I find it hard to see why we will be judged, even if its not for salvation but for rewards. Because all our works are _carried out in_ God (Jn 3:21). And He works in us to will and to work for His Pleasure (Phil 2:13). If I lived more faithfully than my brother, it doesnt mean I earn more rewards or more worthy of commendation. Right?

Yet there are numerous passages suggesting that even believers will be judged. My pastor likes to teach that salvation is by faith, yet there are different rewards based on how well you utilized your gifts from God and how faithfully you lived. He bases this on Luke 12:48: Everyone to whom much was given, of him much will be required. 

I am almost 100% persuaded this interpretation is going back to works and human merit. Except I cant ignore the passages that does speak of reward and judgment.

Help...

btw my pastor is not reformed.


----------



## Peairtach (Aug 10, 2010)

God rewards the grace He works in us to the extent that we co-operate with the Holy Spirit in the work of sanctification.

Justification is by Christ's life and death (His "active and passive" righteousness) alone and not achieved by us. This guarantees any who exercises faith in Christ a place in the Heavenly Kingdom even if they make a "pigs ear" of their sanctification.

Of course if they do make a complete pigs ear of their sanctification, and no-one's progressive sanctification is other than filthy rags with a few gold nuggets of true good works scattered among, we may well wonder if they were truly saved in the first place, because progress in sanctification - however imperfect - is evidence of justification.

If it isn't just for God to reward the good works that He works in us by His grace, then it is also not just for human beings to receive rewards of any kind, since it is e.g. only by grace, common and/or saving, that a person is able to work for an employer and earn a wage, that an artist is able to produce a work of art that deserves praise and reward, etc, etc.

How could there be any just rewards at all for human beings, e.g. a man's pay packet at the end of the month, since all that they have and do is either by common grace or saving grace or traced to it?

_For who sees anything different in you? What do you have that you did not receive? If then you received it, why do you boast as if you did not receive it? (I Corinthians 4:7, ESV) _

Yet no-one would think that it was right for an employer to deny his employee his wages, because the employee had done all by grace, would they?

Everything praiseworthy that saved or unsaved Man does is by God's grace!

The nature of these rewards additional to our justification by faith is somewhat mysterious, but it is true that even in this life some believers enjoy more fellowship with Christ than others. 

Was e.g. King David enjoying felowship with God through Christ when he committed adultery and murder, and was unrepentant of it for a period of time?

Was Peter enjoying fellowship with His Lord when he denied Him?
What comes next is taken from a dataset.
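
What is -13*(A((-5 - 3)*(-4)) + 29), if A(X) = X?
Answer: -793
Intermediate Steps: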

He missed out on this because of sin which He was responsible for.

You need to study what the Bible, the WCF and Reformed theologians have to say about the difference between justification (and adoption, which happens once for all at the moment we are justified) and sanctification.

We co-operate by God's grace in our sanctification, and produce genuine good works motivated by true love for the true God, ut our justification was achieved wholly by Someone Else, namely Christ Jesus.


----------



## kvanlaan (Aug 10, 2010)

And yet we are judged for our actions, no? That is, the idle words, etc. that we use on God's time. As someone once explained it to me, we are justified clear and away, we do not stand in judgment with regards to our salvation, but we do indeed stand in before our Lord re: rewards/crowns. (And this was indeed a reformed person, I think I may even have read it here on the PB!)


----------